En effet, il m’a fallu pas moins de six mois pour obtenir les résultats du laboratoire chargé de l’analyse des sols quand bien même j’avais payé la taxe de 300 000 F CFA exigée pour l’obtention du document. J’ai dû relancer à plusieurs reprises le laboratoire à travers des coups de téléphone qui au final renchérissaient le coût de la prestation. Las d’attendre et d’y envoyer mon technicien, je me suis résolu à y aller en personne. Miraculeusement, moins d’une semaine après cette visite, j’obtins les fameux résultats ! Le contrôleur me fit comprendre que non seulement mes propos n’étaient pas exacts, mais aussi que je ne pouvais tirer prétexte de la situation pour ne pas me conformer à la loi.

Il se permit même de m’administrer une leçon de droit en me signifiant qu’en pareille circonstance, la loi m’autorisait à formuler un recours administratif.
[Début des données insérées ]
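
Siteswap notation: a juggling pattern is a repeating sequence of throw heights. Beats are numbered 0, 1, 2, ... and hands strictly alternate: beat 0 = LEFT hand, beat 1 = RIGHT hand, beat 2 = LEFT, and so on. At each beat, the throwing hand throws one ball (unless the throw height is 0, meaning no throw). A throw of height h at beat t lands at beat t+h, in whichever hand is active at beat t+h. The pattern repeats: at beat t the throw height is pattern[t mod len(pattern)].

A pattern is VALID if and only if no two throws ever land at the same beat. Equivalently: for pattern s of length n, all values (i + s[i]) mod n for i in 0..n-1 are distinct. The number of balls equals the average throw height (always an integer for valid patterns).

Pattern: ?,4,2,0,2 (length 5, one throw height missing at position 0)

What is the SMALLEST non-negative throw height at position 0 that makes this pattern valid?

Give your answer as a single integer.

Answer: 2

Derivation:
i=0: s[i]=? (unknown)
i=1: (1 + 4) mod 5 = 0
i=2: (2 + 2) mod 5 = 4
i=3: (3 + 0) mod 5 = 3
i=4: (4 + 2) mod 5 = 1
Known residues: [0, 1, 3, 4]; need a permutation of 0..4, so missing residue r = 2
Need (0 + s) mod 5 = 2; smallest s = (2 - 0) mod 5 = 2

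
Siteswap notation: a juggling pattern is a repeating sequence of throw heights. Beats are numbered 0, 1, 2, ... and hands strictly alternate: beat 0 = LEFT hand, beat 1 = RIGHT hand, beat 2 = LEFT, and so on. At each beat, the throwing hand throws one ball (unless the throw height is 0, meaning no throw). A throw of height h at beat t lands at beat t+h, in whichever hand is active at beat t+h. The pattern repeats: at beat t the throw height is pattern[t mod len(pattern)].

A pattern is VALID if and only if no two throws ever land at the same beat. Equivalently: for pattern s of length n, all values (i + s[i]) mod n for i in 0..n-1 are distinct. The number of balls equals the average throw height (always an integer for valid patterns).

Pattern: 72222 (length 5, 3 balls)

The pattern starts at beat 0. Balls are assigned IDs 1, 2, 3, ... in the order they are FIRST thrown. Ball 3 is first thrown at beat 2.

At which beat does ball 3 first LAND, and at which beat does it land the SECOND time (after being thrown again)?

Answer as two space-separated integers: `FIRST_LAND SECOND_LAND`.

Beat 0 (L): throw ball1 h=7 -> lands@7:R; in-air after throw: [b1@7:R]
Beat 1 (R): throw ball2 h=2 -> lands@3:R; in-air after throw: [b2@3:R b1@7:R]
Beat 2 (L): throw ball3 h=2 -> lands@4:L; in-air after throw: [b2@3:R b3@4:L b1@7:R]
Beat 3 (R): throw ball2 h=2 -> lands@5:R; in-air after throw: [b3@4:L b2@5:R b1@7:R]
Beat 4 (L): throw ball3 h=2 -> lands@6:L; in-air after throw: [b2@5:R b3@6:L b1@7:R]
Beat 5 (R): throw ball2 h=7 -> lands@12:L; in-air after throw: [b3@6:L b1@7:R b2@12:L]
Beat 6 (L): throw ball3 h=2 -> lands@8:L; in-air after throw: [b1@7:R b3@8:L b2@12:L]
Ball 3: thrown@2 h=2 -> first land @4; rethrown@4 h=2 -> second land @6

Answer: 4 6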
Je l’informai qu’en ma qualité de juriste et enseignant de droit public, je connaissais très bien le fameux adage « dura lex, sed lex » et qu’en plus je n’ignorais pas l’existence des recours administratifs ! Finalement, nous nous sommes compris quand après examen de mon fond de dossier il releva qu’il ne me restait qu’une pièce essentielle pour le boucler, la notice de sécurité.

En vue de l’obtention de ce dernier document, je me devais de fournir le plan de bornage de ma parcelle. Dès le 4 janvier 2012 à 8 h 00, j’étais dans les locaux de la Direction Générale de l’Urbanisme et des Travaux Fonciers (DGUTF) où je payai 29 000 F pour le coût du document et 5000 F pour les frais de transport (je note en passant que les 5000 F n’ont pas paru sur la quittance qui m’a été remise) sur la parcelle. Cela fera bientôt quatre mois que je ne suis toujours pas en possession du document et que par ailleurs vos services ne sont jamais venus sur mon terrain.
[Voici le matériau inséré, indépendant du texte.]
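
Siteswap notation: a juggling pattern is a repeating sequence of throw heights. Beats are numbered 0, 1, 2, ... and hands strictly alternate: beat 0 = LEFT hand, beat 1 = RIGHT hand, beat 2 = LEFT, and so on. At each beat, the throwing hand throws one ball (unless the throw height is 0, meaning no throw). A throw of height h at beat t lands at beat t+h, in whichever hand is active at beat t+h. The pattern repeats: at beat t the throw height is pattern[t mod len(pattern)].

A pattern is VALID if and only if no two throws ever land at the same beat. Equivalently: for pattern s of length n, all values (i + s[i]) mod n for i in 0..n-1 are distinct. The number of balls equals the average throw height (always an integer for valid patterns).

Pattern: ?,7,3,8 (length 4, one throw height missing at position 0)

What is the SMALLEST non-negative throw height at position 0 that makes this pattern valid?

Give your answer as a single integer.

Answer: 2

Derivation:
i=0: s[i]=? (unknown)
i=1: (1 + 7) mod 4 = 0
i=2: (2 + 3) mod 4 = 1
i=3: (3 + 8) mod 4 = 3
Known residues: [0, 1, 3]; need a permutation of 0..3, so missing residue r = 2
Need (0 + s) mod 4 = 2; smallest s = (2 - 0) mod 4 = 2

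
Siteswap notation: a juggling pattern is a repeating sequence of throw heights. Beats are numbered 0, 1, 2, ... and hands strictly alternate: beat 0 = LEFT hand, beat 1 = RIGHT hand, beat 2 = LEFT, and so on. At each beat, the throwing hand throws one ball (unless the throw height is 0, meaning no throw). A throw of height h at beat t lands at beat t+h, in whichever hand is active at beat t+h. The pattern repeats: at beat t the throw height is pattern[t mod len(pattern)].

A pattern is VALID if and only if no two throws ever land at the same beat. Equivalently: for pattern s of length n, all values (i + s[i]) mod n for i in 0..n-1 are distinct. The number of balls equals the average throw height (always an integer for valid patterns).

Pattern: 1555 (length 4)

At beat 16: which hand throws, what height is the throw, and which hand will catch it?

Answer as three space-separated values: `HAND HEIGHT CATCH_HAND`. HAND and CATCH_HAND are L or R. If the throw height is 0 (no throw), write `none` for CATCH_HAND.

Beat 16: 16 mod 2 = 0, so hand = L
Throw height = pattern[16 mod 4] = pattern[0] = 1
Lands at beat 16+1=17, 17 mod 2 = 1, so catch hand = R

Answer: L 1 R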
Plusieurs fois, vous avez été interpellé ces derniers temps dans la presse sur les dysfonctionnements de vos services. Aussi, je ne voudrais pas en rajouter. Mais l’enseignant de la déontologie de la fonction publique que je suis, voudrais, à la suite des contributions de belle facture déjà publiées, vous inviter à rappeler à vos agents le contenu de l’alinéa 1 de l’article 21 de la loi 13/ 98/AN du 28 avril 1998 portant régime juridique applicable aux emplois et aux agents de la fonction publique qui dispose que : « Les agents de la Fonction publique sont au service des usagers. Ils doivent traiter les dossiers avec diligence et faire preuve de courtoisie dans leurs relations avec les usagers ». La notion de diligence employée dans cet article signifie que les dossiers doivent être traités dans un délai raisonnable qui est de deux mois selon le droit commun en matière administrative.
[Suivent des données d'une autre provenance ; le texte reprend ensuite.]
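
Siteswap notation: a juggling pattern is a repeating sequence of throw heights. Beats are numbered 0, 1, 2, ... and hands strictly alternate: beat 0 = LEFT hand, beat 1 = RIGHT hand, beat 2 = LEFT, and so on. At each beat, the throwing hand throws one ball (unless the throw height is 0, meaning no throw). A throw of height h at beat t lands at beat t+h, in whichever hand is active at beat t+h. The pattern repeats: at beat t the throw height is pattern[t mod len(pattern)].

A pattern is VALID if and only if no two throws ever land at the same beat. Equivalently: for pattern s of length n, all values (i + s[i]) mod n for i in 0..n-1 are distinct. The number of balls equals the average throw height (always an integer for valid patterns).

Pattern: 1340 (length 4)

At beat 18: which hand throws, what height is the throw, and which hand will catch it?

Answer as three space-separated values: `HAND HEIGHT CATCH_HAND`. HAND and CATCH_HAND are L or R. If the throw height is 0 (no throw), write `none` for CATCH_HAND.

Beat 18: 18 mod 2 = 0, so hand = L
Throw height = pattern[18 mod 4] = pattern[2] = 4
Lands at beat 18+4=22, 22 mod 2 = 0, so catch hand = L

Answer: L 4 L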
En votre qualité de premier responsable du ministère de l’Habitat et de l’Urbanisme, vous avez le devoir premièrement de faire respecter la loi par vos agents avant de l’exiger des clients de l’administration. Vos bonnes actions de communication n’atteindront pas les objectifs poursuivis, si vos services techniques n’intègrent pas les enjeux de la modernisation de l’Etat. De nos jours, un Etat moderne légitime est celui-là qui se met véritablement au service de l’intérêt général en veillant à définir une réglementation adaptée à son contexte (la plupart des articles déjà publiés sur ce sujet recèlent pas mal de propositions intéressantes), mais aussi et surtout à lui-même respecter la loi. A cet effet, je vous suggérerai d’élaborer urgemment un manuel de procédure d’établissement des actes de construction où vous indiquerez pour chaque type d’acte les délais de délivrance et les voies de recours possibles ouverts aux citoyens en cas de défaillance de la part de vos services. Ce document devra être largement publié et affiché devant les différents services techniques chargés de la délivrance des actes.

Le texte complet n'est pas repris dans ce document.